「Wii Uビジネス全体が総じて低調な推移に」

 2014年5月7日、任天堂が平成26年(2014年)3月期の決算短信を発表した。決算短信によると、平成26年3月期の連結業績(平成25年4月1日~平成26年3月31日)は、売上高は5717億2600万円(前年同期比△10.0%)、営業利益464億2500万円の損失、経常利益は60億8600万円(前年同期比△41.9%)、当期純利益は△232億2200万円となった。

 この数字は、今年1月に下方修正した業績計画である、売上高5900億円、営業損益350億円の赤字をさらに下回るもの。差異が生じた理由に関して任天堂では、「ニンテンドー3DSハードウェア及び、Wii Uハードウェア、Wii Uソフトウェアが想定した販売数に至らなかったことで売上高は想定を下回りました。営業損失が想定よりも拡大したのは、売上高が想定を下回ったことに加え、たな卸資産の評価減や研究開発費が想定よりも増加したことなどによります」(通期業績予想との差異に関するお知らせより)としている。

 決算短信によると、任天堂の当期の経営成績に関しては、ニンテンドー3DS(3DS LL/3DS/2DS)では、昨年10月に全世界で同時発売した『ポケットモンスター X・Y』が1226万本の販売を記録したほか、日本では前期に、欧米では2013年6月に発売した『とびだせ どうぶつの森』が全世界で380万本(累計766万本)を販売。また、『ルイージマンション2』、『ゼルダの伝説 神々のトライフォース2』、『マリオ&ルイージRPG4 ドリームアドベンチャー』なども順調な売れ行きとなり、それぞれ200万本以上を販売。さらに、サードパーティーのタイトルからもヒット作が生まれ、販売数量はハードウェアが1224万台、ソフトウェアが6789万本となったとのこと。

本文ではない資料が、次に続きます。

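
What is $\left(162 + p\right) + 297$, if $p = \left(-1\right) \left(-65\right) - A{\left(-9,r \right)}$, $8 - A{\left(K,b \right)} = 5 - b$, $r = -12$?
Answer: $533$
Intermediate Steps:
$A{\left(K,b \right)} = 3 + b$ ($A{\left(K,b \right)} = 8 - \left(5 - b\right) = 8 + \left(-5 + b\right) = 3 + b$)
$p = 74$ ($p = \left(-1\right) \left(-65\right) - \left(3 - 12\right) = 65 - -9 = 65 + 9 = 74$)
$\left(162 + p\right) + 297 = \left(162 + 74\right) + 297 = 236 + 297 = 533$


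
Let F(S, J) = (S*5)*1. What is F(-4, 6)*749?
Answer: -14980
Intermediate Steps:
F(S, J) = 5*S (F(S, J) = (5*S)*1 = 5*S)
F(-4, 6)*749 = (5*(-4))*749 = -20*749 = -14980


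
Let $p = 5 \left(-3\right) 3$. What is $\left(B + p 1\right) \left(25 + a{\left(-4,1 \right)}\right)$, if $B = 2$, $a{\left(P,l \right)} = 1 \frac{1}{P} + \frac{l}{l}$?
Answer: $- \frac{4429}{4} \approx -1107.3$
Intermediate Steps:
$a{\left(P,l \right)} = 1 + \frac{1}{P}$ ($a{\left(P,l \right)} = \frac{1}{P} + 1 = 1 + \frac{1}{P}$)
$p = -45$ ($p = \left(-15\right) 3 = -45$)
$\left(B + p 1\right) \left(25 + a{\left(-4,1 \right)}\right) = \left(2 - 45\right) \left(25 + \frac{1 - 4}{-4}\right) = \left(2 - 45\right) \left(25 - - \frac{3}{4}\right) = - 43 \left(25 + \frac{3}{4}\right) = \left(-43\right) \frac{103}{4} = - \frac{4429}{4}$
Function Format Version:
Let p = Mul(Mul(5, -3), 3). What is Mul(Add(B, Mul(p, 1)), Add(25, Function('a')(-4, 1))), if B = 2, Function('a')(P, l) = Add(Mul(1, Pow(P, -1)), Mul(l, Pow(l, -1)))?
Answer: Rational(-4429, 4) ≈ -1107.3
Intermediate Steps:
Function('a')(P, l) = Add(1, Pow(P, -1)) (Function('a')(P, l) = Add(Pow(P, -1), 1) = Add(1, Pow(P, -1)))
p = -45 (p = Mul(-15, 3) = -45)
Mul(Add(B, Mul(p, 1)), Add(25, Function('a')(-4, 1))) = Mul(Add(2, Mul(-45, 1)), Add(25, Mul(Pow(-4, -1), Add(1, -4)))) = Mul(Add(2, -45), Add(25, Mul(Rational(-1, 4), -3))) = Mul(-43, Add(25, Rational(3, 4))) = Mul(-43, Rational(103, 4)) = Rational(-4429, 4)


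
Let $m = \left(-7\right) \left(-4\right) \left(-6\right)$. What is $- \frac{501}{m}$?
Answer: $\frac{167}{56} \approx 2.9821$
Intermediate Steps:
$m = -168$ ($m = 28 \left(-6\right) = -168$)
$- \frac{501}{m} = - \frac{501}{-168} = \left(-501\right) \left(- \frac{1}{168}\right) = \frac{167}{56}$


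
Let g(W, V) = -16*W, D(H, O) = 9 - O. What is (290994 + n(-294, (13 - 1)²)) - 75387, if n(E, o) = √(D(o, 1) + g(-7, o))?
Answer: 215607 + 2*√30 ≈ 2.1562e+5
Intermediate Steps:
n(E, o) = 2*√30 (n(E, o) = √((9 - 1*1) - 16*(-7)) = √((9 - 1) + 112) = √(8 + 112) = √120 = 2*√30)
(290994 + n(-294, (13 - 1)²)) - 75387 = (290994 + 2*√30) - 75387 = 215607 + 2*√30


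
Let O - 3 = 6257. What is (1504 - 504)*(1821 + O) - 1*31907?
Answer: 8049093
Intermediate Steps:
O = 6260 (O = 3 + 6257 = 6260)
(1504 - 504)*(1821 + O) - 1*31907 = (1504 - 504)*(1821 + 6260) - 1*31907 = 1000*8081 - 31907 = 8081000 - 31907 = 8049093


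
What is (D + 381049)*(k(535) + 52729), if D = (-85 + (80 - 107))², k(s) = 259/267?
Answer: 5541357274886/267 ≈ 2.0754e+10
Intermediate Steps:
k(s) = 259/267 (k(s) = 259*(1/267) = 259/267)
D = 12544 (D = (-85 - 27)² = (-112)² = 12544)
(D + 381049)*(k(535) + 52729) = (12544 + 381049)*(259/267 + 52729) = 393593*(14078902/267) = 5541357274886/267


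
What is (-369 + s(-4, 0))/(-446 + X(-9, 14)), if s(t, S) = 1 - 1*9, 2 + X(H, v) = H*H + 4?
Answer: 377/363 ≈ 1.0386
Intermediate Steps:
X(H, v) = 2 + H² (X(H, v) = -2 + (H*H + 4) = -2 + (H² + 4) = -2 + (4 + H²) = 2 + H²)
s(t, S) = -8 (s(t, S) = 1 - 9 = -8)
(-369 + s(-4, 0))/(-446 + X(-9, 14)) = (-369 - 8)/(-446 + (2 + (-9)²)) = -377/(-446 + (2 + 81)) = -377/(-446 + 83) = -377/(-363) = -377*(-1/363) = 377/363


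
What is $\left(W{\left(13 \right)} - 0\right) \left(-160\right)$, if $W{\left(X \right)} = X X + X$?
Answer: $-29120$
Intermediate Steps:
$W{\left(X \right)} = X + X^{2}$ ($W{\left(X \right)} = X^{2} + X = X + X^{2}$)
$\left(W{\left(13 \right)} - 0\right) \left(-160\right) = \left(13 \left(1 + 13\right) - 0\right) \left(-160\right) = \left(13 \cdot 14 + 0\right) \left(-160\right) = \left(182 + 0\right) \left(-160\right) = 182 \left(-160\right) = -29120$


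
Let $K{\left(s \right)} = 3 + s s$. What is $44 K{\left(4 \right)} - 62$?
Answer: $774$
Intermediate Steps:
$K{\left(s \right)} = 3 + s^{2}$
$44 K{\left(4 \right)} - 62 = 44 \left(3 + 4^{2}\right) - 62 = 44 \left(3 + 16\right) - 62 = 44 \cdot 19 - 62 = 836 - 62 = 774$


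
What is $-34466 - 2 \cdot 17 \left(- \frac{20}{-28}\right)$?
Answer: $- \frac{241432}{7} \approx -34490.0$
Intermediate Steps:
$-34466 - 2 \cdot 17 \left(- \frac{20}{-28}\right) = -34466 - 34 \left(\left(-20\right) \left(- \frac{1}{28}\right)\right) = -34466 - 34 \cdot \frac{5}{7} = -34466 - \frac{170}{7} = - \frac{241432}{7}$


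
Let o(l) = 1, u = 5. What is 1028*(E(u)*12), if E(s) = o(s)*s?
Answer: 61680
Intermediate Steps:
E(s) = s (E(s) = 1*s = s)
1028*(E(u)*12) = 1028*(5*12) = 1028*60 = 61680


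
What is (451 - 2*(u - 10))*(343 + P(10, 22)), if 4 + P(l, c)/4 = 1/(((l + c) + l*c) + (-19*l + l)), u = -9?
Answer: 959581/6 ≈ 1.5993e+5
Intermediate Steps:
P(l, c) = -16 + 4/(c - 17*l + c*l) (P(l, c) = -16 + 4/(((l + c) + l*c) + (-19*l + l)) = -16 + 4/(((c + l) + c*l) - 18*l) = -16 + 4/((c + l + c*l) - 18*l) = -16 + 4/(c - 17*l + c*l))
(451 - 2*(u - 10))*(343 + P(10, 22)) = (451 - 2*(-9 - 10))*(343 + 4*(1 - 4*22 + 68*10 - 4*22*10)/(22 - 17*10 + 22*10)) = (451 - 2*(-19))*(343 + 4*(1 - 88 + 680 - 880)/(22 - 170 + 220)) = (451 + 38)*(343 + 4*(-287)/72) = 489*(343 + 4*(1/72)*(-287)) = 489*(343 - 287/18) = 489*(5887/18) = 959581/6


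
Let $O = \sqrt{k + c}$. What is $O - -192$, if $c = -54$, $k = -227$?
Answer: $192 + i \sqrt{281} \approx 192.0 + 16.763 i$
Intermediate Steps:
$O = i \sqrt{281}$ ($O = \sqrt{-227 - 54} = \sqrt{-281} = i \sqrt{281} \approx 16.763 i$)
$O - -192 = i \sqrt{281} - -192 = i \sqrt{281} + 192 = 192 + i \sqrt{281}$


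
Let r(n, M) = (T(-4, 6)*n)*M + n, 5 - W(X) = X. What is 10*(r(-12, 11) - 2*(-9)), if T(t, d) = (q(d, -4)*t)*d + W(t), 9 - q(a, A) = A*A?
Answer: -233580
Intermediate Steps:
q(a, A) = 9 - A² (q(a, A) = 9 - A*A = 9 - A²)
W(X) = 5 - X
T(t, d) = 5 - t - 7*d*t (T(t, d) = ((9 - 1*(-4)²)*t)*d + (5 - t) = ((9 - 1*16)*t)*d + (5 - t) = ((9 - 16)*t)*d + (5 - t) = (-7*t)*d + (5 - t) = -7*d*t + (5 - t) = 5 - t - 7*d*t)
r(n, M) = n + 177*M*n (r(n, M) = ((5 - 1*(-4) - 7*6*(-4))*n)*M + n = ((5 + 4 + 168)*n)*M + n = (177*n)*M + n = 177*M*n + n = n + 177*M*n)
10*(r(-12, 11) - 2*(-9)) = 10*(-12*(1 + 177*11) - 2*(-9)) = 10*(-12*(1 + 1947) + 18) = 10*(-12*1948 + 18) = 10*(-23376 + 18) = 10*(-23358) = -233580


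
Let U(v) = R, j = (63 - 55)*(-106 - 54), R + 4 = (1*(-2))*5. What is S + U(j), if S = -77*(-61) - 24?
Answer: 4659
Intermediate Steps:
R = -14 (R = -4 + (1*(-2))*5 = -4 - 2*5 = -4 - 10 = -14)
j = -1280 (j = 8*(-160) = -1280)
U(v) = -14
S = 4673 (S = 4697 - 24 = 4673)
S + U(j) = 4673 - 14 = 4659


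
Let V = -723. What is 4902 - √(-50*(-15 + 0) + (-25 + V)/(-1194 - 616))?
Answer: 4902 - 82*√91405/905 ≈ 4874.6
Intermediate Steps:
4902 - √(-50*(-15 + 0) + (-25 + V)/(-1194 - 616)) = 4902 - √(-50*(-15 + 0) + (-25 - 723)/(-1194 - 616)) = 4902 - √(-50*(-15) - 748/(-1810)) = 4902 - √(750 - 748*(-1/1810)) = 4902 - √(750 + 374/905) = 4902 - √(679124/905) = 4902 - 82*√91405/905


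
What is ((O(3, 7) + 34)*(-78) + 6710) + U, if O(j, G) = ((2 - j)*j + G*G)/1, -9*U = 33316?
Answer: -29086/9 ≈ -3231.8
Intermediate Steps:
U = -33316/9 (U = -⅑*33316 = -33316/9 ≈ -3701.8)
O(j, G) = G² + j*(2 - j) (O(j, G) = (j*(2 - j) + G²)*1 = (G² + j*(2 - j))*1 = G² + j*(2 - j))
((O(3, 7) + 34)*(-78) + 6710) + U = (((7² - 1*3² + 2*3) + 34)*(-78) + 6710) - 33316/9 = (((49 - 1*9 + 6) + 34)*(-78) + 6710) - 33316/9 = (((49 - 9 + 6) + 34)*(-78) + 6710) - 33316/9 = ((46 + 34)*(-78) + 6710) - 33316/9 = (80*(-78) + 6710) - 33316/9 = (-6240 + 6710) - 33316/9 = 470 - 33316/9 = -29086/9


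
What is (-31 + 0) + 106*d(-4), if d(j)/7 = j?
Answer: -2999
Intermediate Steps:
d(j) = 7*j
(-31 + 0) + 106*d(-4) = (-31 + 0) + 106*(7*(-4)) = -31 + 106*(-28) = -31 - 2968 = -2999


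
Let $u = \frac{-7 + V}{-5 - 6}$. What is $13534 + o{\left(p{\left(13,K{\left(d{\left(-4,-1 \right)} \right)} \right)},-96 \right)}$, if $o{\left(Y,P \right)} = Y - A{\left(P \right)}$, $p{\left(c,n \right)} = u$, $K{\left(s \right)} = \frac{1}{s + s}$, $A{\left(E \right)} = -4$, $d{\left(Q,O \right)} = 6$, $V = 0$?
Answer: $\frac{148925}{11} \approx 13539.0$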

 Wii Uは、『スーパーマリオ 3Dワールド』、『New スーパーマリオブラザーズ U』、『New スーパールイージ U』など、5作品がミリオンセラーとなったものの、Wii Uビジネス全体は総じて低調な推移となり、ハードウェアは272万台、ソフトウェアは1886万本の販売に留まったと説明している。

 このほか、ニンテンドーDS(DSi LL/DSi/DS Lite/DS)の販売数量は、ハードウェアが13万台、ソフトウェアが1029万本、Wiiの販売数量はハードウェアが122万台、ソフトウェアが2616万本とのことだ。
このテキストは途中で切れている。